1714. Short Explic. For. Words in Mus. Bks., 32. Forte is to play or sing loud and strong, and Forte Forte, or FF, is very loud.
1818. in Todd.
1852. Spencer, Use & Beauty, Ess. 1891, II. 373. Forte passages in music must have piano passages to relieve them.
1884. Pall Mall G., 8 Sept., 4/2. The usual jubilant and unsuitable forte chorus.
B. sb. Forte tone; a forte passage. Also, in the Harmonium, an apparatus used for producing a forte effect.

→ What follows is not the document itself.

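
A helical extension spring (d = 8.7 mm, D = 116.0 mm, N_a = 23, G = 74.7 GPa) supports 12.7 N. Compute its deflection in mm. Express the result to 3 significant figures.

8.52 mm

k = Gd⁴/(8D³N_a) = (74.7×10³)(8.7⁴)/(8·116.0³·23) = 1.4901 N/mm
δ = F/k = 12.7 / 1.4901 = 8.5231 mm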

1759. Sterne, Tr. Shandy, I. xxiii. 169. I am not ignorant that the Italians pretend to a mathematical exactness in their designations of one particular sort of character among them, from the forte or piano of a certain wind instrument they use,which they say is infallible.
a. 1774. Fergusson, Poems (1845), 5.
But banish vile Italian tricks | |
Frae out your quorum | |
Nor fortes wi pianos mix, | |
Gies Tullochgorum. |
1883. Athenæum, 28 April, 549/3. His tone in the fortes is rather coarse.